Thunderbolt chips are starting to ship from Intel. This means we'll finally start seeing some products on the market using this bus. What is it? Will it help me?
Thunderbolt combines two data streams into a single port - Display Port and PCIe.
Display port will allow us to connect a display directly to the Thunderbolt port on your computer. The display port data flow doesn't even interfere with the PCIe data stream. Pretty neat.
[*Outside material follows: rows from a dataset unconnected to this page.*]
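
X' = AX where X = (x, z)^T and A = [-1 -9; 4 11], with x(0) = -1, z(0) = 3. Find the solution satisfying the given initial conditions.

Coefficient matrix A = [[-1, -9], [4, 11]].
Characteristic polynomial det(A - λI) = λ^2 - 10λ + 25 = 0.
Single eigenvalue λ = 5 with algebraic multiplicity 2.
Eigenvector v = (3,-2); generalized eigenvector w with (A-λI)w=v is (-2,1).
General solution: e^(5t)[K_1·v + K_2·(t·v + w)].
Applying x(0)=-1, z(0)=3 gives K_1=-5, K_2=-7.

x(t) = -21te^(5t) - e^(5t), z(t) = 14te^(5t) + 3e^(5t)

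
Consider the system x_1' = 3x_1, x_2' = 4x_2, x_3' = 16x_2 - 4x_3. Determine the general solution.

x_1(t) = c_1e^(3t), x_2(t) = c_2e^(4t), x_3(t) = 2c_2e^(4t) + c_3e^(-4t)

Coefficient matrix A = [[3, 0, 0], [0, 4, 0], [0, 16, -4]].
det(A - λI) = 0 gives eigenvalues λ = 3, 4, -4.
For λ=3: eigenvector (1,0,0).
For λ=4: eigenvector (0,1,2).
For λ=-4: eigenvector (0,0,1).
General solution: c_1e^(3t)(1,0,0) + c_2e^(4t)(0,1,2) + c_3e^(-4t)(0,0,1).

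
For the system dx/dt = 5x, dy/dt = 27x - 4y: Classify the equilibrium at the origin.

A = [[5,0],[27,-4]]; det(A-λI) = λ^2 - λ - 20.
λ = -4, 5: opposite signs.

saddle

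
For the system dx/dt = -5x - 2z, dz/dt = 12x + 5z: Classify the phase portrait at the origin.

A = [[-5,-2],[12,5]]; det(A-λI) = λ^2 - 1.
λ = 1, -1: opposite signs.

saddle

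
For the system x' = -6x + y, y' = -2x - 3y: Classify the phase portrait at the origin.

stable node

A = [[-6,1],[-2,-3]]; det(A-λI) = λ^2 + 9λ + 20.
λ = -5, -4: both negative.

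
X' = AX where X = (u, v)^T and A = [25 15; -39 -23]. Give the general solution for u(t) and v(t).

u(t) = C_1e^(t)sin(3t) + 2C_1e^(t)cos(3t) + 2C_2e^(t)sin(3t) - C_2e^(t)cos(3t), v(t) = -2C_1e^(t)sin(3t) - 3C_1e^(t)cos(3t) - 3C_2e^(t)sin(3t) + 2C_2e^(t)cos(3t)

Coefficient matrix A = [[25, 15], [-39, -23]].
Characteristic polynomial det(A - λI) = λ^2 - 2λ + 10 = 0.
Eigenvalues λ = 1 ± 3i (complex conjugate pair).
For λ=1+3i: an eigenvector is (2,-3) - i(1,-2) = (2 - i, -3 + 2i).
A real fundamental pair from Re and Im of e^((1+3i)t)v: X_1 = e^(t)(cos(3t)·(2,-3) + sin(3t)·(1,-2)), X_2 = e^(t)(sin(3t)·(2,-3) - cos(3t)·(1,-2)).
General solution: C_1X_1 + C_2X_2.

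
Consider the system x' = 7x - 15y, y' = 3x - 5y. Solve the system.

Coefficient matrix A = [[7, -15], [3, -5]].
Characteristic polynomial det(A - λI) = λ^2 - 2λ + 10 = 0.
Eigenvalues λ = 1 ± 3i (complex conjugate pair).
For λ=1+3i: an eigenvector is (-2,-1) - i(1,0) = (-2 - i, -1).
A real fundamental pair from Re and Im of e^((1+3i)t)v: X_1 = e^(t)(cos(3t)·(-2,-1) + sin(3t)·(1,0)), X_2 = e^(t)(sin(3t)·(-2,-1) - cos(3t)·(1,0)).
General solution: c_1X_1 + c_2X_2.

x(t) = c_1e^(t)sin(3t) - 2c_1e^(t)cos(3t) - 2c_2e^(t)sin(3t) - c_2e^(t)cos(3t), y(t) = -c_1e^(t)cos(3t) - c_2e^(t)sin(3t)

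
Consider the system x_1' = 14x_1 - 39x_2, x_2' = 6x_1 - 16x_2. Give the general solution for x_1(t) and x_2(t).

x_1(t) = -2c_1e^(-t)sin(3t) - 3c_1e^(-t)cos(3t) - 3c_2e^(-t)sin(3t) + 2c_2e^(-t)cos(3t), x_2(t) = -c_1e^(-t)sin(3t) - c_1e^(-t)cos(3t) - c_2e^(-t)sin(3t) + c_2e^(-t)cos(3t)

Coefficient matrix A = [[14, -39], [6, -16]].
Characteristic polynomial det(A - λI) = λ^2 + 2λ + 10 = 0.
Eigenvalues λ = -1 ± 3i (complex conjugate pair).
For λ=-1+3i: an eigenvector is (-3,-1) - i(-2,-1) = (-3 + 2i, -1 + i).
A real fundamental pair from Re and Im of e^((-1+3i)t)v: X_1 = e^(-t)(cos(3t)·(-3,-1) + sin(3t)·(-2,-1)), X_2 = e^(-t)(sin(3t)·(-3,-1) - cos(3t)·(-2,-1)).
General solution: c_1X_1 + c_2X_2.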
PCIe protocols is just that - a 10 Gb/sec connection to your PCI-PCI bridge on the motherboard. This means we can hook up that SATA chipset in an enclosure after bridging through two Thunderbolt chips. Similar to hooking up a Firewire enclosure with a SATA drive only lots faster. Like Firewire, Thunderbolt uses a bridge at both ends with a SATA chipset to talk to the drive.
Basically like this:
Computer -> Thunderbolt -> ext cable -> Thunderbolt -> SATA chipset -> drive
For MacBookPro and iMac this is a HUGE leap forward in capability. This is full speed for half a dozen drives in a RAID. This is a 10 fold increase in possible data I/O as compared to past iMac which were pretty much limited to Firewire at 800 Mb/sec
For a MacPro, not so much. MacPro already has many times the capability of a Thunderbolt bus built into its PCIe slots. And the cost will be less since the PCIe cards are very mature, developed, competitive and inexpensive to make. Thunderbolt in a MacPro might be convenient for plugging in what has previously only been in the realms of Firewire or USB, but Thunderbolt cannot compete with the performance of PCIe slots.
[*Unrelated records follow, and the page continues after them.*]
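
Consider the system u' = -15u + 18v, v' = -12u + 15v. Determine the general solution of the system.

Coefficient matrix A = [[-15, 18], [-12, 15]].
Characteristic polynomial det(A - λI) = λ^2 - 9 = 0.
Eigenvalues λ = -3, 3.
For λ=-3: (A-λI) row 1 is [-12, 18], so an eigenvector is (-3, -2).
For λ=3: (A-λI) row 1 is [-18, 18], so an eigenvector is (1, 1).
General solution: c_1e^(-3t)(-3,-2) + c_2e^(3t)(1,1).

u(t) = -3c_1e^(-3t) + c_2e^(3t), v(t) = -2c_1e^(-3t) + c_2e^(3t)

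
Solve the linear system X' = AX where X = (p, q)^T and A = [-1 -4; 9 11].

p(t) = 2c_1e^(5t) + 2c_2te^(5t) + c_2e^(5t), q(t) = -3c_1e^(5t) - 3c_2te^(5t) - 2c_2e^(5t)

Coefficient matrix A = [[-1, -4], [9, 11]].
Characteristic polynomial det(A - λI) = λ^2 - 10λ + 25 = 0.
Single eigenvalue λ = 5 with algebraic multiplicity 2.
Eigenvector v = (2,-3); generalized eigenvector w with (A-λI)w=v is (1,-2).
General solution: e^(5t)[c_1·v + c_2·(t·v + w)].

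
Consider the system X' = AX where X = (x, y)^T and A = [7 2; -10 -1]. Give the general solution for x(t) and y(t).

Coefficient matrix A = [[7, 2], [-10, -1]].
Characteristic polynomial det(A - λI) = λ^2 - 6λ + 13 = 0.
Eigenvalues λ = 3 ± 2i (complex conjugate pair).
For λ=3+2i: an eigenvector is (0,-1) - i(-1,2) = (0 + i, -1 - 2i).
A real fundamental pair from Re and Im of e^((3+2i)t)v: X_1 = e^(3t)(cos(2t)·(0,-1) + sin(2t)·(-1,2)), X_2 = e^(3t)(sin(2t)·(0,-1) - cos(2t)·(-1,2)).
General solution: C_1X_1 + C_2X_2.

x(t) = -C_1e^(3t)sin(2t) + C_2e^(3t)cos(2t), y(t) = 2C_1e^(3t)sin(2t) - C_1e^(3t)cos(2t) - C_2e^(3t)sin(2t) - 2C_2e^(3t)cos(2t)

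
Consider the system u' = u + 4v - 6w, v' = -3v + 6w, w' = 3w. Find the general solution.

u(t) = K_1e^(-3t) - K_2e^(3t) + K_3e^(t), v(t) = -K_1e^(-3t) + K_2e^(3t), w(t) = K_2e^(3t)

Coefficient matrix A = [[1, 4, -6], [0, -3, 6], [0, 0, 3]].
det(A - λI) = 0 gives eigenvalues λ = -3, 3, 1.
For λ=-3: eigenvector (1,-1,0).
For λ=3: eigenvector (-1,1,1).
For λ=1: eigenvector (1,0,0).
General solution: K_1e^(-3t)(1,-1,0) + K_2e^(3t)(-1,1,1) + K_3e^(t)(1,0,0).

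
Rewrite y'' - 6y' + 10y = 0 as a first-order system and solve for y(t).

y(t) = c_1e^(3t)cos(t) + c_2e^(3t)sin(t)

Let x_1 = y, x_2 = y'. Then x_1' = x_2 and x_2' = -10x_1 + 6x_2.
A = [[0,1],[-10,6]]; det(A-λI) = λ^2 - 6λ + 10.
Eigenvalues λ = 3 ± i.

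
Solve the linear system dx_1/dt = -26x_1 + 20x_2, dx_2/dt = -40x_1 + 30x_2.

x_1(t) = -C_1e^(2t)sin(4t) - 2C_1e^(2t)cos(4t) - 2C_2e^(2t)sin(4t) + C_2e^(2t)cos(4t), x_2(t) = -C_1e^(2t)sin(4t) - 3C_1e^(2t)cos(4t) - 3C_2e^(2t)sin(4t) + C_2e^(2t)cos(4t)

Coefficient matrix A = [[-26, 20], [-40, 30]].
Characteristic polynomial det(A - λI) = λ^2 - 4λ + 20 = 0.
Eigenvalues λ = 2 ± 4i (complex conjugate pair).
For λ=2+4i: an eigenvector is (-2,-3) - i(-1,-1) = (-2 + i, -3 + i).
A real fundamental pair from Re and Im of e^((2+4i)t)v: X_1 = e^(2t)(cos(4t)·(-2,-3) + sin(4t)·(-1,-1)), X_2 = e^(2t)(sin(4t)·(-2,-3) - cos(4t)·(-1,-1)).
General solution: C_1X_1 + C_2X_2.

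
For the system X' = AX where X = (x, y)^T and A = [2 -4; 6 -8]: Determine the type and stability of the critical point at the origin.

stable node

A = [[2,-4],[6,-8]]; det(A-λI) = λ^2 + 6λ + 8.
λ = -2, -4: both negative.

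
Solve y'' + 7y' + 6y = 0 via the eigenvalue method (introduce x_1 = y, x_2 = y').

Let x_1 = y, x_2 = y'. Then x_1' = x_2 and x_2' = -6x_1 - 7x_2.
A = [[0,1],[-6,-7]]; det(A-λI) = λ^2 + 7λ + 6.
Eigenvalues λ = -6, -1 with eigenvectors (1,-6), (1,-1).

y(t) = C_1e^(-6t) + C_2e^(-t)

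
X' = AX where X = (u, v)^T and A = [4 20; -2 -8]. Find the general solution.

u(t) = -C_1e^(-2t)sin(2t) + 3C_1e^(-2t)cos(2t) + 3C_2e^(-2t)sin(2t) + C_2e^(-2t)cos(2t), v(t) = -C_1e^(-2t)cos(2t) - C_2e^(-2t)sin(2t)

Coefficient matrix A = [[4, 20], [-2, -8]].
Characteristic polynomial det(A - λI) = λ^2 + 4λ + 8 = 0.
Eigenvalues λ = -2 ± 2i (complex conjugate pair).
For λ=-2+2i: an eigenvector is (3,-1) - i(-1,0) = (3 + i, -1).
A real fundamental pair from Re and Im of e^((-2+2i)t)v: X_1 = e^(-2t)(cos(2t)·(3,-1) + sin(2t)·(-1,0)), X_2 = e^(-2t)(sin(2t)·(3,-1) - cos(2t)·(-1,0)).
General solution: C_1X_1 + C_2X_2.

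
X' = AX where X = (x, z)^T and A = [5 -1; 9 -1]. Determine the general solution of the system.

Coefficient matrix A = [[5, -1], [9, -1]].
Characteristic polynomial det(A - λI) = λ^2 - 4λ + 4 = 0.
Single eigenvalue λ = 2 with algebraic multiplicity 2.
Eigenvector v = (-1,-3); generalized eigenvector w with (A-λI)w=v is (0,1).
General solution: e^(2t)[c_1·v + c_2·(t·v + w)].

x(t) = -c_1e^(2t) - c_2te^(2t), z(t) = -3c_1e^(2t) - 3c_2te^(2t) + c_2e^(2t)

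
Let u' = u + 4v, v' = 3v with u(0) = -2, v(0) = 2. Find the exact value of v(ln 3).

54

A = [[1,4],[0,3]]; eigenvalues λ = 1, 3.
Eigenvectors: (1,0) for λ=1, (2,1) for λ=3.
From the initial condition, c_1 = -6, c_2 = 2.
v(ln 3) = (-6)(3^1)(0) + (2)(3^3)(1) = 54.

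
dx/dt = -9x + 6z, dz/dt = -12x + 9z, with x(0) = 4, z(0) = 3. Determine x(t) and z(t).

Coefficient matrix A = [[-9, 6], [-12, 9]].
Characteristic polynomial det(A - λI) = λ^2 - 9 = 0.
Eigenvalues λ = -3, 3.
For λ=-3: (A-λI) row 1 is [-6, 6], so an eigenvector is (-1, -1).
For λ=3: (A-λI) row 1 is [-12, 6], so an eigenvector is (1, 2).
General solution: K_1e^(-3t)(-1,-1) + K_2e^(3t)(1,2).
Applying x(0)=4, z(0)=3 gives K_1=-5, K_2=-1.

x(t) = -e^(3t) + 5e^(-3t), z(t) = -2e^(3t) + 5e^(-3t)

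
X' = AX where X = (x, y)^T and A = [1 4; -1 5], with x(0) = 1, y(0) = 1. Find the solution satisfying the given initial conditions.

x(t) = 2te^(3t) + e^(3t), y(t) = te^(3t) + e^(3t)

Coefficient matrix A = [[1, 4], [-1, 5]].
Characteristic polynomial det(A - λI) = λ^2 - 6λ + 9 = 0.
Single eigenvalue λ = 3 with algebraic multiplicity 2.
Eigenvector v = (2,1); generalized eigenvector w with (A-λI)w=v is (1,1).
General solution: e^(3t)[C_1·v + C_2·(t·v + w)].
Applying x(0)=1, y(0)=1 gives C_1=0, C_2=1.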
Don't get me wrong, there is a place for Thunderbolt in a MacPro - I can see the day that I want to hook my fancy iPad to my MacPro with a Thunderbolt cable. And when Thunderbolt gets fully implemented in all its glory I REALLY look forward to having a Thunderbolt that can handle fiber optic cabling - the way it was originally designed (as LightPeak). We'll not only be fast but able to put our storage in the next room, or building, when we can use glass as the cabling. Over copper, which is what the Thunderbolt cables use today, we are limited to a couple meters, pretty much like everything else over copper.
That said, once widespread development of Thunderbolt devices gives some competitiveness to the market we'll see significant value. And having many product choices WILL make the pricing competitive - once more developers can get their hands on Thunderbolt technology. As of this point in time Intel, who controls the technology, has reserved all access to Thunderbolt to members of Apple Developer. So choices are pretty limited and expensive for now.
What will MacGurus being doing with Thunderbolt? As soon as Intel deems the rest of us worthy to purchase Thunderbolt chipsets we will be designing Thunderbolt Burlys and upgrades to convert existing Burlys to Thunderbolt. Drool worthy!